According to Ventura, the environment created by Girl Scouts encourages girls to show up as their true selves, allowing girls to thrive. And with the support of caring adult leaders, volunteers, mentors, and family, girls develop a strong sense of self where they feel limitless and more confident to take on challenges.
While Girl Scouts is most commonly associated with their cookie program, learning money management skills, business ethics, and people skills, the organization’s other exciting programs provide girls the opportunity to take the lead while learning and participating in a wide range of activities, including camping and outdoor skills, coding, robotics, and much more.
Ventura has seen how Girl Scouts goes far beyond just sashes, badges, and delicious cookies through the actions of his daughters.
“Since becoming a Girl Scout, I have seen them be more confident, outspoken, and self-aware of their surroundings. They are learning the value of friendship, caring about the community, and being independent,” says Ventura.
With over 750,000 adults taking part in Girl Scouts, the experience is rewarding not only for daughters but the parents as well. Going beyond just taking part in troop meetings, Girl Scout moms and dads also become cookie managers, event organizers, and overall leaders.

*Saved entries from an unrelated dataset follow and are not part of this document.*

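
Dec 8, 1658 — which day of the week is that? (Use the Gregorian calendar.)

Doomsday rule: the anchor day for the 1600s is Tuesday. For year 58: 58÷12 = 4 r 10, and 10÷4 = 2, so 4+10+2 = 16.
Tuesday + 16 ≡ Thursday — that's 1658's doomsday.
In December the doomsday date is Dec 12.
Dec 8 is 4 days before Dec 12; 4 mod 7 = 4, so Thursday − 4 = Sunday.

Sunday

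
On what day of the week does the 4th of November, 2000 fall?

Saturday

Doomsday rule: the anchor day for the 2000s is Tuesday. For year 00: 0÷12 = 0 r 0, and 0÷4 = 0, so 0+0+0 = 0.
Tuesday + 0 ≡ Tuesday — that's 2000's doomsday.
In November the doomsday date is Nov 7.
Nov 4 is 3 days before Nov 7; 3 mod 7 = 3, so Tuesday − 3 = Saturday.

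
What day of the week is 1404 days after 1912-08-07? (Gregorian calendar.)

Sunday

First find the weekday of Aug 7, 1912. Doomsday rule: the anchor day for the 1900s is Wednesday. For year 12: 12÷12 = 1 r 0, and 0÷4 = 0, so 1+0+0 = 1.
Wednesday + 1 ≡ Thursday — that's 1912's doomsday.
In August the doomsday date is Aug 8.
Aug 7 is 1 day before Aug 8; 1 mod 7 = 1, so Thursday − 1 = Wednesday.
1404 mod 7 = 4, so 1404 days after a Wednesday is Wednesday + 4 = Sunday.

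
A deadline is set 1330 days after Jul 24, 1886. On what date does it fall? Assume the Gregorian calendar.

+365 (one year) → Jul 24, 1887 (965 left).
+366 (one year; includes Feb 29, 1888) → Jul 24, 1888 (599 left).
+365 (one year) → Jul 24, 1889 (234 left).
Jul has 31 days: +8 → Aug 1, 1889 (226 left).
Aug has 31 days: +31 → Sep 1, 1889 (195 left).
Sep has 30 days: +30 → Oct 1, 1889 (165 left).
Oct has 31 days: +31 → Nov 1, 1889 (134 left).
Nov has 30 days: +30 → Dec 1, 1889 (104 left).
Dec has 31 days: +31 → Jan 1, 1890 (73 left).
Jan has 31 days: +31 → Feb 1, 1890 (42 left).
Feb has 28 days: +28 → Mar 1, 1890 (14 left).
+14 → Mar 15, 1890.

March 15, 1890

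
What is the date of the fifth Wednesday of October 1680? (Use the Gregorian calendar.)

October 30, 1680

October 1, 1680 is a Tuesday.
The first Wednesday is therefore October 2 (1 days later).
The fifth Wednesday is 2 + 4×7 = October 30.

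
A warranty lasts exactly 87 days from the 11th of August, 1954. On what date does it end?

Aug has 31 days: +21 → Sep 1, 1954 (66 left).
Sep has 30 days: +30 → Oct 1, 1954 (36 left).
Oct has 31 days: +31 → Nov 1, 1954 (5 left).
+5 → Nov 6, 1954.

November 6, 1954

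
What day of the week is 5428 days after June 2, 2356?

First find the weekday of Jun 2, 2356. Doomsday rule: the anchor day for the 2300s is Wednesday. For year 56: 56÷12 = 4 r 8, and 8÷4 = 2, so 4+8+2 = 14.
Wednesday + 14 ≡ Wednesday — that's 2356's doomsday.
In June the doomsday date is Jun 6.
Jun 2 is 4 days before Jun 6; 4 mod 7 = 4, so Wednesday − 4 = Saturday.
5428 mod 7 = 3, so 5428 days after a Saturday is Saturday + 3 = Tuesday.

Tuesday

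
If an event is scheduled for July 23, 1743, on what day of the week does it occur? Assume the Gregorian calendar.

Tuesday

Doomsday rule: the anchor day for the 1700s is Sunday. For year 43: 43÷12 = 3 r 7, and 7÷4 = 1, so 3+7+1 = 11.
Sunday + 11 ≡ Thursday — that's 1743's doomsday.
In July the doomsday date is Jul 11.
Jul 23 is 12 days after Jul 11; 12 mod 7 = 5, so Thursday + 5 = Tuesday.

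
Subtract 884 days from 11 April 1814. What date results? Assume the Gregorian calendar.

−365 (one year) → Apr 11, 1813 (519 left).
−365 (one year) → Apr 11, 1812 (154 left).
−11 → Mar 31, 1812 (end of Mar, 31 days; 143 left).
−31 → Feb 29, 1812 (end of Feb, 29 days; 112 left).
−29 → Jan 31, 1812 (end of Jan, 31 days; 83 left).
−31 → Dec 31, 1811 (end of Dec, 31 days; 52 left).
−31 → Nov 30, 1811 (end of Nov, 30 days; 21 left).
−21 → Nov 9, 1811.

November 9, 1811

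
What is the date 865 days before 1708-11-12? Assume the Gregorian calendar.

−366 (one year; includes Feb 29, 1708) → Nov 12, 1707 (499 left).
−365 (one year) → Nov 12, 1706 (134 left).
−12 → Oct 31, 1706 (end of Oct, 31 days; 122 left).
−31 → Sep 30, 1706 (end of Sep, 30 days; 91 left).
−30 → Aug 31, 1706 (end of Aug, 31 days; 61 left).
−31 → Jul 31, 1706 (end of Jul, 31 days; 30 left).
−30 → Jul 1, 1706.

July 1, 1706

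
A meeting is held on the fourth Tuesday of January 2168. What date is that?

January 1, 2168 is a Friday.
The first Tuesday is therefore January 5 (4 days later).
The fourth Tuesday is 5 + 3×7 = January 26.

January 26, 2168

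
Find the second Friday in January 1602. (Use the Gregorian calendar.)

January 1, 1602 is a Tuesday.
The first Friday is therefore January 4 (3 days later).
The second Friday is 4 + 1×7 = January 11.

January 11, 1602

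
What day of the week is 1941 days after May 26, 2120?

May 26, 2120 is a Sunday.
1941 mod 7 = 2, so 1941 days after a Sunday is Sunday + 2 = Tuesday.

Tuesday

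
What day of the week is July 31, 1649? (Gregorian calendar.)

Doomsday rule: the anchor day for the 1600s is Tuesday. For year 49: 49÷12 = 4 r 1, and 1÷4 = 0, so 4+1+0 = 5.
Tuesday + 5 ≡ Sunday — that's 1649's doomsday.
In July the doomsday date is Jul 11.
Jul 31 is 20 days after Jul 11; 20 mod 7 = 6, so Sunday + 6 = Saturday.

Saturday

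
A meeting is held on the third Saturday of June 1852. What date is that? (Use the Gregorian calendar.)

June 19, 1852

June 1, 1852 is a Tuesday.
The first Saturday is therefore June 5 (4 days later).
The third Saturday is 5 + 2×7 = June 19.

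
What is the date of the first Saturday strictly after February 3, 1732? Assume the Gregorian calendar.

February 9, 1732

Feb 3, 1732 is a Sunday.
From Sunday to the next Saturday is 6 days.
Feb 3, 1732 + 6 = Feb 9, 1732.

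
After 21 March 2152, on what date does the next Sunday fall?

March 26, 2152

Mar 21, 2152 is a Tuesday.
From Tuesday to the next Sunday is 5 days.
Mar 21, 2152 + 5 = Mar 26, 2152.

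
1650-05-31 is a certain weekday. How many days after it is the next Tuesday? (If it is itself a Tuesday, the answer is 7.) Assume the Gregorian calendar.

7

May 31, 1650 is a Tuesday.
From Tuesday to the next Tuesday is 7 days.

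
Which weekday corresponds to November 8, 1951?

Thursday

Doomsday rule: the anchor day for the 1900s is Wednesday. For year 51: 51÷12 = 4 r 3, and 3÷4 = 0, so 4+3+0 = 7.
Wednesday + 7 ≡ Wednesday — that's 1951's doomsday.
In November the doomsday date is Nov 7.
Nov 8 is 1 day after Nov 7; 1 mod 7 = 1, so Wednesday + 1 = Thursday.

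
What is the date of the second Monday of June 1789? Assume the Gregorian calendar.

June 8, 1789

June 1, 1789 is a Monday.
The first Monday is therefore June 1 (same day).
The second Monday is 1 + 1×7 = June 8.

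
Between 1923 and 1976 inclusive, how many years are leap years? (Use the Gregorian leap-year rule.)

Multiples of 4 in [1923,1976]: 14.
Of those, multiples of 100: 0 (not leap unless ÷400).
Multiples of 400: 0.
Leap years = 14 − 0 + 0 = 14.

14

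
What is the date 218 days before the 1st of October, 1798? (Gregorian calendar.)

−1 → Sep 30, 1798 (end of Sep, 30 days; 217 left).
−30 → Aug 31, 1798 (end of Aug, 31 days; 187 left).
−31 → Jul 31, 1798 (end of Jul, 31 days; 156 left).
−31 → Jun 30, 1798 (end of Jun, 30 days; 125 left).
−30 → May 31, 1798 (end of May, 31 days; 95 left).
−31 → Apr 30, 1798 (end of Apr, 30 days; 64 left).
−30 → Mar 31, 1798 (end of Mar, 31 days; 34 left).
−31 → Feb 28, 1798 (end of Feb, 28 days; 3 left).
−3 → Feb 25, 1798.

February 25, 1798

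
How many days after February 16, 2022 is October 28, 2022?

254

Feb 16, 2022 → Mar 16, 2022: 28 days (February has 28).
Mar 16, 2022 → Apr 16, 2022: 31 days (March has 31).
Apr 16, 2022 → May 16, 2022: 30 days (April has 30).
May 16, 2022 → Jun 16, 2022: 31 days (May has 31).
Jun 16, 2022 → Jul 16, 2022: 30 days (June has 30).
Jul 16, 2022 → Aug 16, 2022: 31 days (July has 31).
Aug 16, 2022 → Sep 16, 2022: 31 days (August has 31).
Sep 16, 2022 → Oct 16, 2022: 30 days (September has 30).
Oct 16, 2022 → Oct 28, 2022: 12 days.
Total: 254 days.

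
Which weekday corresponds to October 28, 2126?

Monday

Doomsday rule: the anchor day for the 2100s is Sunday. For year 26: 26÷12 = 2 r 2, and 2÷4 = 0, so 2+2+0 = 4.
Sunday + 4 ≡ Thursday — that's 2126's doomsday.
In October the doomsday date is Oct 10.
Oct 28 is 18 days after Oct 10; 18 mod 7 = 4, so Thursday + 4 = Monday.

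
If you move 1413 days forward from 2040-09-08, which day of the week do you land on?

Friday

First find the weekday of Sep 8, 2040. Doomsday rule: the anchor day for the 2000s is Tuesday. For year 40: 40÷12 = 3 r 4, and 4÷4 = 1, so 3+4+1 = 8.
Tuesday + 8 ≡ Wednesday — that's 2040's doomsday.
In September the doomsday date is Sep 5.
Sep 8 is 3 days after Sep 5; 3 mod 7 = 3, so Wednesday + 3 = Saturday.
1413 mod 7 = 6, so 1413 days after a Saturday is Saturday + 6 = Friday.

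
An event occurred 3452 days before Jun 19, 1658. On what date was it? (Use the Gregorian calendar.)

January 5, 1649

−365 (one year) → Jun 19, 1657 (3087 left).
−365 (one year) → Jun 19, 1656 (2722 left).
−366 (one year; includes Feb 29, 1656) → Jun 19, 1655 (2356 left).
−365 (one year) → Jun 19, 1654 (1991 left).
−365 (one year) → Jun 19, 1653 (1626 left).
−365 (one year) → Jun 19, 1652 (1261 left).
−366 (one year; includes Feb 29, 1652) → Jun 19, 1651 (895 left).
−365 (one year) → Jun 19, 1650 (530 left).
−365 (one year) → Jun 19, 1649 (165 left).
−19 → May 31, 1649 (end of May, 31 days; 146 left).
−31 → Apr 30, 1649 (end of Apr, 30 days; 115 left).
−30 → Mar 31, 1649 (end of Mar, 31 days; 85 left).
−31 → Feb 28, 1649 (end of Feb, 28 days; 54 left).
−28 → Jan 31, 1649 (end of Jan, 31 days; 26 left).
−26 → Jan 5, 1649.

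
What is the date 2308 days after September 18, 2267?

+366 (one year; includes Feb 29, 2268) → Sep 18, 2268 (1942 left).
+365 (one year) → Sep 18, 2269 (1577 left).
+365 (one year) → Sep 18, 2270 (1212 left).
+365 (one year) → Sep 18, 2271 (847 left).
+366 (one year; includes Feb 29, 2272) → Sep 18, 2272 (481 left).
+365 (one year) → Sep 18, 2273 (116 left).
Sep has 30 days: +13 → Oct 1, 2273 (103 left).
Oct has 31 days: +31 → Nov 1, 2273 (72 left).
Nov has 30 days: +30 → Dec 1, 2273 (42 left).
Dec has 31 days: +31 → Jan 1, 2274 (11 left).
+11 → Jan 12, 2274.

January 12, 2274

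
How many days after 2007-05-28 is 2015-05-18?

May 28, 2007 → May 28, 2008: 366 days (Feb 29, 2008 is in that span).
May 28, 2008 → May 28, 2009: 365 days.
May 28, 2009 → May 28, 2010: 365 days.
May 28, 2010 → May 28, 2011: 365 days.
May 28, 2011 → May 28, 2012: 366 days (Feb 29, 2012 is in that span).
May 28, 2012 → May 28, 2013: 365 days.
May 28, 2013 → May 28, 2014: 365 days.
May 28, 2014 → Jun 28, 2014: 31 days (May has 31).
Jun 28, 2014 → Jul 28, 2014: 30 days (June has 30).
Jul 28, 2014 → Aug 28, 2014: 31 days (July has 31).
Aug 28, 2014 → Sep 28, 2014: 31 days (August has 31).
Sep 28, 2014 → Oct 28, 2014: 30 days (September has 30).
Oct 28, 2014 → Nov 28, 2014: 31 days (October has 31).
Nov 28, 2014 → Dec 28, 2014: 30 days (November has 30).
Dec 28, 2014 → Jan 28, 2015: 31 days (December has 31).
Jan 28, 2015 → Feb 28, 2015: 31 days (January has 31).
Feb 28, 2015 → Mar 28, 2015: 28 days (February has 28).
Mar 28, 2015 → Apr 28, 2015: 31 days (March has 31).
Apr 28, 2015 → May 18, 2015: 20 days.
Total: 2912 days.

2912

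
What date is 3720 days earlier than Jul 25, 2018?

May 18, 2008

−365 (one year) → Jul 25, 2017 (3355 left).
−365 (one year) → Jul 25, 2016 (2990 left).
−366 (one year; includes Feb 29, 2016) → Jul 25, 2015 (2624 left).
−365 (one year) → Jul 25, 2014 (2259 left).
−365 (one year) → Jul 25, 2013 (1894 left).
−365 (one year) → Jul 25, 2012 (1529 left).
−366 (one year; includes Feb 29, 2012) → Jul 25, 2011 (1163 left).
−365 (one year) → Jul 25, 2010 (798 left).
−365 (one year) → Jul 25, 2009 (433 left).
−365 (one year) → Jul 25, 2008 (68 left).
−25 → Jun 30, 2008 (end of Jun, 30 days; 43 left).
−30 → May 31, 2008 (end of May, 31 days; 13 left).
−13 → May 18, 2008.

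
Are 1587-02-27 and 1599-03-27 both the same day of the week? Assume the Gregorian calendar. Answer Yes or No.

From Feb 27, 1587 to Mar 27, 1599 is 4411 days.
4411 mod 7 = 1, so they are different weekdays.
(Feb 27, 1587 is a Friday; Mar 27, 1599 is a Saturday.)

No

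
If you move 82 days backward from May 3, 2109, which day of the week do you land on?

Sunday

First find the weekday of May 3, 2109. Doomsday rule: the anchor day for the 2100s is Sunday. For year 09: 9÷12 = 0 r 9, and 9÷4 = 2, so 0+9+2 = 11.
Sunday + 11 ≡ Thursday — that's 2109's doomsday.
In May the doomsday date is May 9.
May 3 is 6 days before May 9; 6 mod 7 = 6, so Thursday − 6 = Friday.
82 mod 7 = 5, so 82 days before a Friday is Friday − 5 = Sunday.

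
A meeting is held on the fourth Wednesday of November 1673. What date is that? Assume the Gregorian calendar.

November 1, 1673 is a Wednesday.
The first Wednesday is therefore November 1 (same day).
The fourth Wednesday is 1 + 3×7 = November 22.

November 22, 1673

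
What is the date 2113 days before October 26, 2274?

−365 (one year) → Oct 26, 2273 (1748 left).
−365 (one year) → Oct 26, 2272 (1383 left).
−366 (one year; includes Feb 29, 2272) → Oct 26, 2271 (1017 left).
−365 (one year) → Oct 26, 2270 (652 left).
−365 (one year) → Oct 26, 2269 (287 left).
−26 → Sep 30, 2269 (end of Sep, 30 days; 261 left).
−30 → Aug 31, 2269 (end of Aug, 31 days; 231 left).
−31 → Jul 31, 2269 (end of Jul, 31 days; 200 left).
−31 → Jun 30, 2269 (end of Jun, 30 days; 169 left).
−30 → May 31, 2269 (end of May, 31 days; 139 left).
−31 → Apr 30, 2269 (end of Apr, 30 days; 108 left).
−30 → Mar 31, 2269 (end of Mar, 31 days; 78 left).
−31 → Feb 28, 2269 (end of Feb, 28 days; 47 left).
−28 → Jan 31, 2269 (end of Jan, 31 days; 19 left).
−19 → Jan 12, 2269.

January 12, 2269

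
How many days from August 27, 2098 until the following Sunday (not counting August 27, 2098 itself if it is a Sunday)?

4

Aug 27, 2098 is a Wednesday.
From Wednesday to the next Sunday is 4 days.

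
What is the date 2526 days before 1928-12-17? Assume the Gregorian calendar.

−366 (one year; includes Feb 29, 1928) → Dec 17, 1927 (2160 left).
−365 (one year) → Dec 17, 1926 (1795 left).
−365 (one year) → Dec 17, 1925 (1430 left).
−365 (one year) → Dec 17, 1924 (1065 left).
−366 (one year; includes Feb 29, 1924) → Dec 17, 1923 (699 left).
−365 (one year) → Dec 17, 1922 (334 left).
−17 → Nov 30, 1922 (end of Nov, 30 days; 317 left).
−30 → Oct 31, 1922 (end of Oct, 31 days; 287 left).
−31 → Sep 30, 1922 (end of Sep, 30 days; 256 left).
−30 → Aug 31, 1922 (end of Aug, 31 days; 226 left).
−31 → Jul 31, 1922 (end of Jul, 31 days; 195 left).
−31 → Jun 30, 1922 (end of Jun, 30 days; 164 left).
−30 → May 31, 1922 (end of May, 31 days; 134 left).
−31 → Apr 30, 1922 (end of Apr, 30 days; 103 left).
−30 → Mar 31, 1922 (end of Mar, 31 days; 73 left).
−31 → Feb 28, 1922 (end of Feb, 28 days; 42 left).
−28 → Jan 31, 1922 (end of Jan, 31 days; 14 left).
−14 → Jan 17, 1922.

January 17, 1922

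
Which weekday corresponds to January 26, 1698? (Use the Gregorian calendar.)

Sunday

Doomsday rule: the anchor day for the 1600s is Tuesday. For year 98: 98÷12 = 8 r 2, and 2÷4 = 0, so 8+2+0 = 10.
Tuesday + 10 ≡ Friday — that's 1698's doomsday.
In January the doomsday date is Jan 3 (1698 is not a leap year).
Jan 26 is 23 days after Jan 3; 23 mod 7 = 2, so Friday + 2 = Sunday.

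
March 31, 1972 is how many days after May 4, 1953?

6906

May 4, 1953 → May 4, 1954: 365 days.
May 4, 1954 → May 4, 1955: 365 days.
May 4, 1955 → May 4, 1956: 366 days (Feb 29, 1956 is in that span).
May 4, 1956 → May 4, 1957: 365 days.
May 4, 1957 → May 4, 1958: 365 days.
May 4, 1958 → May 4, 1959: 365 days.
May 4, 1959 → May 4, 1960: 366 days (Feb 29, 1960 is in that span).
May 4, 1960 → May 4, 1961: 365 days.
May 4, 1961 → May 4, 1962: 365 days.
May 4, 1962 → May 4, 1963: 365 days.
May 4, 1963 → May 4, 1964: 366 days (Feb 29, 1964 is in that span).
May 4, 1964 → May 4, 1965: 365 days.
May 4, 1965 → May 4, 1966: 365 days.
May 4, 1966 → May 4, 1967: 365 days.
May 4, 1967 → May 4, 1968: 366 days (Feb 29, 1968 is in that span).
May 4, 1968 → May 4, 1969: 365 days.
May 4, 1969 → May 4, 1970: 365 days.
May 4, 1970 → May 4, 1971: 365 days.
May 4, 1971 → Jun 4, 1971: 31 days (May has 31).
Jun 4, 1971 → Jul 4, 1971: 30 days (June has 30).
Jul 4, 1971 → Aug 4, 1971: 31 days (July has 31).
Aug 4, 1971 → Sep 4, 1971: 31 days (August has 31).
Sep 4, 1971 → Oct 4, 1971: 30 days (September has 30).
Oct 4, 1971 → Nov 4, 1971: 31 days (October has 31).
Nov 4, 1971 → Dec 4, 1971: 30 days (November has 30).
Dec 4, 1971 → Jan 4, 1972: 31 days (December has 31).
Jan 4, 1972 → Feb 4, 1972: 31 days (January has 31).
Feb 4, 1972 → Mar 4, 1972: 29 days (February has 29).
Mar 4, 1972 → Mar 31, 1972: 27 days.
Total: 6906 days.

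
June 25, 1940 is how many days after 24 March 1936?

Mar 24, 1936 → Mar 24, 1937: 365 days.
Mar 24, 1937 → Mar 24, 1938: 365 days.
Mar 24, 1938 → Mar 24, 1939: 365 days.
Mar 24, 1939 → Mar 24, 1940: 366 days (Feb 29, 1940 is in that span).
Mar 24, 1940 → Apr 24, 1940: 31 days (March has 31).
Apr 24, 1940 → May 24, 1940: 30 days (April has 30).
May 24, 1940 → Jun 24, 1940: 31 days (May has 31).
Jun 24, 1940 → Jun 25, 1940: 1 days.
Total: 1554 days.

1554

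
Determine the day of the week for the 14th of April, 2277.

Saturday

Doomsday rule: the anchor day for the 2200s is Friday. For year 77: 77÷12 = 6 r 5, and 5÷4 = 1, so 6+5+1 = 12.
Friday + 12 ≡ Wednesday — that's 2277's doomsday.
In April the doomsday date is Apr 4.
Apr 14 is 10 days after Apr 4; 10 mod 7 = 3, so Wednesday + 3 = Saturday.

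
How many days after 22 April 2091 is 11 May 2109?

6593

Apr 22, 2091 → Apr 22, 2092: 366 days (Feb 29, 2092 is in that span).
Apr 22, 2092 → Apr 22, 2093: 365 days.
Apr 22, 2093 → Apr 22, 2094: 365 days.
Apr 22, 2094 → Apr 22, 2095: 365 days.
Apr 22, 2095 → Apr 22, 2096: 366 days (Feb 29, 2096 is in that span).
Apr 22, 2096 → Apr 22, 2097: 365 days.
Apr 22, 2097 → Apr 22, 2098: 365 days.
Apr 22, 2098 → Apr 22, 2099: 365 days.
Apr 22, 2099 → Apr 22, 2100: 365 days.
Apr 22, 2100 → Apr 22, 2101: 365 days.
Apr 22, 2101 → Apr 22, 2102: 365 days.
Apr 22, 2102 → Apr 22, 2103: 365 days.
Apr 22, 2103 → Apr 22, 2104: 366 days (Feb 29, 2104 is in that span).
Apr 22, 2104 → Apr 22, 2105: 365 days.
Apr 22, 2105 → Apr 22, 2106: 365 days.
Apr 22, 2106 → Apr 22, 2107: 365 days.
Apr 22, 2107 → Apr 22, 2108: 366 days (Feb 29, 2108 is in that span).
Apr 22, 2108 → May 22, 2108: 30 days (April has 30).
May 22, 2108 → Jun 22, 2108: 31 days (May has 31).
Jun 22, 2108 → Jul 22, 2108: 30 days (June has 30).
Jul 22, 2108 → Aug 22, 2108: 31 days (July has 31).
Aug 22, 2108 → Sep 22, 2108: 31 days (August has 31).
Sep 22, 2108 → Oct 22, 2108: 30 days (September has 30).
Oct 22, 2108 → Nov 22, 2108: 31 days (October has 31).
Nov 22, 2108 → Dec 22, 2108: 30 days (November has 30).
Dec 22, 2108 → Jan 22, 2109: 31 days (December has 31).
Jan 22, 2109 → Feb 22, 2109: 31 days (January has 31).
Feb 22, 2109 → Mar 22, 2109: 28 days (February has 28).
Mar 22, 2109 → Apr 22, 2109: 31 days (March has 31).
Apr 22, 2109 → May 11, 2109: 19 days.
Total: 6593 days.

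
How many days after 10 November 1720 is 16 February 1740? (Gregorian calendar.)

Nov 10, 1720 → Nov 10, 1721: 365 days.
Nov 10, 1721 → Nov 10, 1722: 365 days.
Nov 10, 1722 → Nov 10, 1723: 365 days.
Nov 10, 1723 → Nov 10, 1724: 366 days (Feb 29, 1724 is in that span).
Nov 10, 1724 → Nov 10, 1725: 365 days.
Nov 10, 1725 → Nov 10, 1726: 365 days.
Nov 10, 1726 → Nov 10, 1727: 365 days.
Nov 10, 1727 → Nov 10, 1728: 366 days (Feb 29, 1728 is in that span).
Nov 10, 1728 → Nov 10, 1729: 365 days.
Nov 10, 1729 → Nov 10, 1730: 365 days.
Nov 10, 1730 → Nov 10, 1731: 365 days.
Nov 10, 1731 → Nov 10, 1732: 366 days (Feb 29, 1732 is in that span).
Nov 10, 1732 → Nov 10, 1733: 365 days.
Nov 10, 1733 → Nov 10, 1734: 365 days.
Nov 10, 1734 → Nov 10, 1735: 365 days.
Nov 10, 1735 → Nov 10, 1736: 366 days (Feb 29, 1736 is in that span).
Nov 10, 1736 → Nov 10, 1737: 365 days.
Nov 10, 1737 → Nov 10, 1738: 365 days.
Nov 10, 1738 → Nov 10, 1739: 365 days.
Nov 10, 1739 → Dec 10, 1739: 30 days (November has 30).
Dec 10, 1739 → Jan 10, 1740: 31 days (December has 31).
Jan 10, 1740 → Feb 10, 1740: 31 days (January has 31).
Feb 10, 1740 → Feb 16, 1740: 6 days.
Total: 7037 days.

7037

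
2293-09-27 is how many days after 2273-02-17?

7527

Feb 17, 2273 → Feb 17, 2274: 365 days.
Feb 17, 2274 → Feb 17, 2275: 365 days.
Feb 17, 2275 → Feb 17, 2276: 365 days.
Feb 17, 2276 → Feb 17, 2277: 366 days (Feb 29, 2276 is in that span).
Feb 17, 2277 → Feb 17, 2278: 365 days.
Feb 17, 2278 → Feb 17, 2279: 365 days.
Feb 17, 2279 → Feb 17, 2280: 365 days.
Feb 17, 2280 → Feb 17, 2281: 366 days (Feb 29, 2280 is in that span).
Feb 17, 2281 → Feb 17, 2282: 365 days.
Feb 17, 2282 → Feb 17, 2283: 365 days.
Feb 17, 2283 → Feb 17, 2284: 365 days.
Feb 17, 2284 → Feb 17, 2285: 366 days (Feb 29, 2284 is in that span).
Feb 17, 2285 → Feb 17, 2286: 365 days.
Feb 17, 2286 → Feb 17, 2287: 365 days.
Feb 17, 2287 → Feb 17, 2288: 365 days.
Feb 17, 2288 → Feb 17, 2289: 366 days (Feb 29, 2288 is in that span).
Feb 17, 2289 → Feb 17, 2290: 365 days.
Feb 17, 2290 → Feb 17, 2291: 365 days.
Feb 17, 2291 → Feb 17, 2292: 365 days.
Feb 17, 2292 → Feb 17, 2293: 366 days (Feb 29, 2292 is in that span).
Feb 17, 2293 → Mar 17, 2293: 28 days (February has 28).
Mar 17, 2293 → Apr 17, 2293: 31 days (March has 31).
Apr 17, 2293 → May 17, 2293: 30 days (April has 30).
May 17, 2293 → Jun 17, 2293: 31 days (May has 31).
Jun 17, 2293 → Jul 17, 2293: 30 days (June has 30).
Jul 17, 2293 → Aug 17, 2293: 31 days (July has 31).
Aug 17, 2293 → Sep 17, 2293: 31 days (August has 31).
Sep 17, 2293 → Sep 27, 2293: 10 days.
Total: 7527 days.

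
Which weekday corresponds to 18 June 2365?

Doomsday rule: the anchor day for the 2300s is Wednesday. For year 65: 65÷12 = 5 r 5, and 5÷4 = 1, so 5+5+1 = 11.
Wednesday + 11 ≡ Sunday — that's 2365's doomsday.
In June the doomsday date is Jun 6.
Jun 18 is 12 days after Jun 6; 12 mod 7 = 5, so Sunday + 5 = Friday.

Friday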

“Honestly, I thought it was just about going to meetings and doing activities. I did not even think about all the events and the work that goes into making Girl Scouts what it is. This whole experience for me as a father to two Girl Scouts is more than I ever expected,” says Ventura.
The numerous Girl Scout programs offered by the organization are innovative and can provide fresh experiences for both parents and daughters alike. New badges centered around STEM, outdoor activity, and entrepreneurship teach new concepts to people of all ages across the organization. The program educates while making memories and bringing the troop closer together.
“I would say camping with my daughters for the first time has been my favorite memory in Girl Scouts so far. I’ve never been much of a camper, but that experience was a special moment that they wanted to do with me,” says Ventura.
After six years of being a Girl Scout dad, the fun is not over yet! Jesse is looking forward to the future and all the memorable experiences, life-long lessons, and valuable skills that Girl Scouts has to offer for his daughters.
“I look forward to them being more assertive in decisions they make, learning life skills, continuing to help the community such as donating resources for homeless shelters, and building lasting friendships,” says Ventura.
Though many dads may think they cannot become leaders in their daughter’s Girl Scout communities, their leadership can create a bonding experience and bring them closer to their daughter’s than ever before.
If Jesse Ventura could describe his time with his daughters in Girl Scouts in one word: Memorable.